The Autonomy of the Output

Essay #177 · May 27, 2026

When the algorithm runs, the output is not what the artist predicted. This is not a failure of the algorithm. It is the condition of generative art. The artist who writes a deterministic algorithm and runs it with a specific seed can, in principle, predict the output. The algorithm is deterministic — the same seed produces the same output every time. The artist could, if they chose, calculate the output by hand, tracing each decision the algorithm makes, following each branching path, and arriving at the same result that the computer produces. In practice, no one does this. The output is experienced as a surprise — not because it is random, but because it is complex. The algorithm produces outputs that exceed the artist's capacity to predict them, even though the artist wrote every line of the code.

This excess of the output over the artist's prediction is what gives generative art its distinctive character. In traditional art, the hand follows the mind. The artist envisages a result and moves toward it, correcting as they go, steering the work toward the intended outcome. The finished work is a realization of the artist's intention — perhaps modified by circumstance, adjusted by the resistance of the medium, but fundamentally directed by the mind that conceived it. In generative art, the relationship is different. The artist writes the algorithm. The algorithm produces the output. The output is determined by the algorithm, but the algorithm does not determine the artist's experience of the output. The output exceeds the prediction. It is autonomous — independent of the artist's foreknowledge, capable of surprising the very person who created the conditions that produced it.

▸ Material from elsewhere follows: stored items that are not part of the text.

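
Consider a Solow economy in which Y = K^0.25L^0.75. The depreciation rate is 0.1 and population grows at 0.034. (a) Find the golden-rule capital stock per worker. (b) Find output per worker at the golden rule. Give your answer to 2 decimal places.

(a) k_gold ≈ 2.30; (b) y_gold ≈ 1.23

n + δ = 0.034 + 0.1 = 0.134.
Setting f'(k) = n+δ gives 0.25·k^(0.25−1) = 0.134, hence k_gold = (0.25/0.134)^(1/0.75) ≈ 2.2967.
y_gold = 2.2967^0.25 ≈ 1.2311.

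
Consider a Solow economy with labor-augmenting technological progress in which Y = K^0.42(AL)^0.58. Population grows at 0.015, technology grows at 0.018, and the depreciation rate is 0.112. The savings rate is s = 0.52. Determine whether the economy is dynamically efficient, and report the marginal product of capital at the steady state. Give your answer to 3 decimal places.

dynamically inefficient; MPK ≈ 0.117

Break-even investment rate: n + g + δ = 0.015 + 0.018 + 0.112 = 0.145.
Steady-state k*: s·k^0.42 = 0.145·k gives k* = (0.52/0.145)^(1/0.58) ≈ 9.0421.
MPK = 0.42·9.0421^(-0.58) ≈ 0.1171.
MPK < n+g+δ = 0.145, so the economy is dynamically inefficient (over-saving).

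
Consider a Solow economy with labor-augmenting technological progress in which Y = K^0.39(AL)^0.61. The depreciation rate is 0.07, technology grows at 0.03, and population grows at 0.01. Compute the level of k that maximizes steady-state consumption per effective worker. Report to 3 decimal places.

The effective depreciation rate is n + g + δ = 0.01 + 0.03 + 0.07 = 0.11.
At the golden rule the marginal product of capital equals n+g+δ: 0.39·k^(0.39−1) = 0.11. Solving, k_gold = (0.39/0.11)^(1/0.61) ≈ 7.9635.

k_gold ≈ 7.963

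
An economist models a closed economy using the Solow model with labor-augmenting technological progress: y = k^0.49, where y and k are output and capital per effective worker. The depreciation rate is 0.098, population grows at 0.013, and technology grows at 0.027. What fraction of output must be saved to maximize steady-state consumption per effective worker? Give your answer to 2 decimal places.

The effective depreciation rate is n + g + δ = 0.013 + 0.027 + 0.098 = 0.138.
At the golden rule MPK = n+g+δ, and in any Cobb-Douglas steady state s = (n+g+δ)·k/y = MPK·k/y = capital's share 0.49.

s_gold = 0.49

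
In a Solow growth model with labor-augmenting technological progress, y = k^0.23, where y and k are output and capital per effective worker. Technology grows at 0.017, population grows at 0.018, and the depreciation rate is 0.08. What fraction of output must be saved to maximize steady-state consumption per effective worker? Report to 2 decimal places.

s_gold = 0.23

n + g + δ = 0.018 + 0.017 + 0.08 = 0.115.
At the golden rule MPK = n+g+δ, and in any Cobb-Douglas steady state s = (n+g+δ)·k/y = MPK·k/y = capital's share 0.23.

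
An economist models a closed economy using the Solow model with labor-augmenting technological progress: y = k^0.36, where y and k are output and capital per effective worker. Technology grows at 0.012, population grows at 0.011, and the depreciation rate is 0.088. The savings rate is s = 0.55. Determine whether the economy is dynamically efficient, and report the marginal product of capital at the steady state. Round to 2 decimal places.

Break-even investment rate: n + g + δ = 0.011 + 0.012 + 0.088 = 0.111.
Steady-state k*: s·k^0.36 = 0.111·k gives k* = (0.55/0.111)^(1/0.64) ≈ 12.1899.
MPK = 0.36·12.1899^(-0.64) ≈ 0.0727.
MPK < n+g+δ = 0.111, so the economy is dynamically inefficient (over-saving).

dynamically inefficient; MPK ≈ 0.07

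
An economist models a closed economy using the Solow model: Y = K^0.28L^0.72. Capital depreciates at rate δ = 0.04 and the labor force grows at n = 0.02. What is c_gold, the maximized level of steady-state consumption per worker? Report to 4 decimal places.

c_gold ≈ 1.3107

The effective depreciation rate is n + δ = 0.02 + 0.04 = 0.06.
Maximizing c = f(k) − (n+δ)·k gives f'(k) = n+δ, i.e. 0.28·k^(0.28−1) = 0.06, so k_gold = (0.28/0.06)^(1/0.72) ≈ 8.4952.
y_gold = 8.4952^0.28 ≈ 1.8204.
c_gold = y_gold − (n+δ)·k_gold = 1.8204 − 0.06·8.4952 ≈ 1.3107.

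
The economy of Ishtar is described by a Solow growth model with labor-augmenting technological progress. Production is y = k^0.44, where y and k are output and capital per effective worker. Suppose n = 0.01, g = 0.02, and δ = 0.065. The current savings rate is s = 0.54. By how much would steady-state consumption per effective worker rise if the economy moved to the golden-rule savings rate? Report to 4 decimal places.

Break-even investment rate: n + g + δ = 0.01 + 0.02 + 0.065 = 0.095.
Current steady state (s = 0.54): k* = (0.54/0.095)^(1/0.56) ≈ 22.2651, y* = 22.2651^0.44 ≈ 3.9170, c* = (1−0.54)·3.9170 ≈ 1.8018.
At the golden rule the marginal product of capital equals n+g+δ: 0.44·k^(0.44−1) = 0.095. Solving, k_gold = (0.44/0.095)^(1/0.56) ≈ 15.4455.
y_gold = 15.4455^0.44 ≈ 3.3348, c_gold = y_gold − 0.095·k_gold ≈ 1.8675.
Gain: Δc = 1.8675 − 1.8018 ≈ 0.0657.

Δc ≈ 0.0657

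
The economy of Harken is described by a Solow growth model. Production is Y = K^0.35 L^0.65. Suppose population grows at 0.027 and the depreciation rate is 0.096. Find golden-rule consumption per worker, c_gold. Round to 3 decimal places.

c_gold ≈ 1.141

Break-even investment rate: n + δ = 0.027 + 0.096 = 0.123.
Maximizing c = f(k) − (n+δ)·k gives f'(k) = n+δ, i.e. 0.35·k^(0.35−1) = 0.123, so k_gold = (0.35/0.123)^(1/0.65) ≈ 4.9970.
y_gold = 4.9970^0.35 ≈ 1.7561.
c_gold = y_gold − (n+δ)·k_gold = 1.7561 − 0.123·4.9970 ≈ 1.1415.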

The autonomy of the output is not the same as the autonomy of the artist. The artist chose to write the algorithm. The artist chose the parameters. The artist chose the seed. The artist chose to run the algorithm and publish the result. Every decision that led to the output was made by the artist. But the output itself — the specific arrangement of marks, densities, and patterns that the algorithm produced — was not directly chosen by the artist. It was generated by the algorithm from the conditions that the artist provided. The artist controls the conditions. The algorithm determines the output. The output is autonomous relative to the artist's prediction, even though it is fully determined by the conditions that the artist set.

This is why the metaphor of the garden is so apt for generative art. The gardener does not grow each leaf. The gardener sets conditions — soil, water, light, spacing — and the plant grows according to its own internal logic. The gardener is surprised by the specific shape of each branch, the exact distribution of each leaf, even though they know the species, the variety, and the growing conditions. The plant is autonomous relative to the gardener's prediction. And yet the gardener's decisions are present in every leaf — in the spacing that allows light to reach the lower branches, in the water that feeds the roots, in the soil that provides the nutrients. The gardener is in the garden, even though the gardener does not grow each leaf. The artist is in the output, even though the artist does not draw each mark. The claw is the message.